昨日、事情によりクリスマスイベントをし忘れたので、今日は朝からケーキを買いに行く気満々だったのだが、午前中に実家から母親が来た。お正月グッズをいろいろ持ってきてくれたのだ。実家から県営住宅に引っ越して以来、母は頻繁に訪ねてきてくれる。そしてさまざまな手作りお惣菜やお米、野菜などを持ってきてくれるのだ。私もなにぶん男手一つみたいな状態なので、そうそう美味しい手料理を出せるわけでもないから、とてもありがたい。
母を近くまで見送ろうと出たら、ついつい話し込んでしまい、実家との中間地点くらいまで行ってしまい、結局実家まで1時間半程度歩いて帰ってしまった。母が家で何か食べていけというのだ。実家は半年ぶりぐらいだったが、兄も一応元気で母と3人でご飯を食べた。妻を留守番状態にしているので、あまり長居はできなかかったが、楽しかった。帰りは兄にクルマで送ってもらった。
家に着くと、妻は大声でなにやら喚いていた。おなかもすいていたのだろう。すぐにご飯を出したらパクパク食べた。そしておとなしくなった。日曜の夜から続く××〜×状態はまだ続いているが、今日は基本×くらいだったので、すぐにおとなしくなったのだろう。

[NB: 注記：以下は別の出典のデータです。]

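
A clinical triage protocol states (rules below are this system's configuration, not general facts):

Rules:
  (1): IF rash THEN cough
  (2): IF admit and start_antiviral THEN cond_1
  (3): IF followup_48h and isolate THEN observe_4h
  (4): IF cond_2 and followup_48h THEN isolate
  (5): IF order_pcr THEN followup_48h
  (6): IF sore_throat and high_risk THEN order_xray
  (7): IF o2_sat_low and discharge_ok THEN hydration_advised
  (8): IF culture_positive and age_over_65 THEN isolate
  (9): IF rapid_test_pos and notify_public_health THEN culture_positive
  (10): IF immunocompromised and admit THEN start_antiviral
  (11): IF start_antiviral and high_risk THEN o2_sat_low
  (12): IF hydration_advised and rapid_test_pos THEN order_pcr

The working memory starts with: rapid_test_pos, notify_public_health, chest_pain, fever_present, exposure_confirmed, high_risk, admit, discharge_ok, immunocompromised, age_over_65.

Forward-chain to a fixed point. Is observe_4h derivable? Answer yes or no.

[1] (9) [IF rapid_test_pos and notify_public_health THEN culture_positive]; (10) [IF immunocompromised and admit THEN start_antiviral]. ⇒ new: culture_positive, start_antiviral.
[2] (2) [IF admit and start_antiviral THEN cond_1]; (8) [IF culture_positive and age_over_65 THEN isolate]; (11) [IF start_antiviral and high_risk THEN o2_sat_low]. ⇒ new: cond_1, isolate, o2_sat_low.
[3] (7) [IF o2_sat_low and discharge_ok THEN hydration_advised]. ⇒ new: hydration_advised.
[4] (12) [IF hydration_advised and rapid_test_pos THEN order_pcr]. ⇒ new: order_pcr.
[5] (5) [IF order_pcr THEN followup_48h]. ⇒ new: followup_48h.
[6] (3) [IF followup_48h and isolate THEN observe_4h]. ⇒ new: observe_4h.
observe_4h appears in round 6, so it is derivable.

yes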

その後私は今度はケーキとシャンパンを買いに出かけた。案の定、売れ残りのケーキがあったので、それとシャンパン、そして少しのおかずを買ってすぐに帰った。
妻は×状態で妄想をブツブツ喋っていたが、私が帰って呼ぶとベッドから起きてきた。そして買い物袋の中をいろいろ見ていた。そしてケーキを見つけてじっと見ている。私がシャンパンを渡すと、シャンパンを持ってテーブルの椅子にいつものように止まり木座りをしてスタンバイしている。私は急いでケーキを切って、持っていった。ホークを渡すと、まだシャンパンも注いでないのにケーキをむしゃむしゃ食べ始めた。元気だった頃なら、乾杯してから食べるという感じだったが、このあたりも変わってしまったところだ。でも楽しそうに食べていたので、とても嬉しかった。

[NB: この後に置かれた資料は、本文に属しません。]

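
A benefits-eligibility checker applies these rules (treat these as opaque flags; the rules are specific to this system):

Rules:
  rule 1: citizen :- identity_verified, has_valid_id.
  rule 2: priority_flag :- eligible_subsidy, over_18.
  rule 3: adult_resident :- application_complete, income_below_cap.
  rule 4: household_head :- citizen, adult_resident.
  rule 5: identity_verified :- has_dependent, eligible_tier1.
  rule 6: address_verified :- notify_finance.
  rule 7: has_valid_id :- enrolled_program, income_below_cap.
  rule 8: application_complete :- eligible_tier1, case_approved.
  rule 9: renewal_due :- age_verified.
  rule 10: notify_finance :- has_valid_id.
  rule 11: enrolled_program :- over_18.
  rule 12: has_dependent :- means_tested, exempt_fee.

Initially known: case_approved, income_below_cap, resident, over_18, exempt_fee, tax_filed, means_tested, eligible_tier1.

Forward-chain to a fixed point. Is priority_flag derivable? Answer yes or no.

no

[1] rule 8 [application_complete :- eligible_tier1, case_approved.]; rule 11 [enrolled_program :- over_18.]; rule 12 [has_dependent :- means_tested, exempt_fee.]. ⇒ new: application_complete, enrolled_program, has_dependent.
[2] rule 3 [adult_resident :- application_complete, income_below_cap.]; rule 5 [identity_verified :- has_dependent, eligible_tier1.]; rule 7 [has_valid_id :- enrolled_program, income_below_cap.]. ⇒ new: adult_resident, identity_verified, has_valid_id.
[3] rule 1 [citizen :- identity_verified, has_valid_id.]; rule 10 [notify_finance :- has_valid_id.]. ⇒ new: citizen, notify_finance.
[4] rule 4 [household_head :- citizen, adult_resident.]; rule 6 [address_verified :- notify_finance.]. ⇒ new: household_head, address_verified.
Fixed point reached. priority_flag is concluded only by rule 2; rule 2 needs eligible_subsidy (never derived).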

妻がケーキを食べ終わった後、注いだシャンパンを差し出すと、妻もシャンパンを差し出してきた。チン、と音がして、ちゃんと乾杯できた。不思議だ。妻は妄想の中にいて、ブツブツいいながらケーキを食べ、シャンパンを飲む。そして笑っている。×状態ぐらいならば、妄想独り言をしながら、乾杯できるのだ。もちろん条件反射かもしれない。でも、乾杯くらいならできるのだ。
妻の口の周りにケーキが付いている。あまりきれいには食べられないのだ。それで、ティッシュで口を拭いてあげると、機嫌がよさそうにしていた。私は妻が元気だった頃を思い出して、すこし今の状態がかわいそうすぎて、涙が出てきたが、鼻をかんだふりをしてごまかした。
買ってきたシャンパンは、実はスパークリングワインだった。アルコール8%だ。効く。頭がふらふらしてきた。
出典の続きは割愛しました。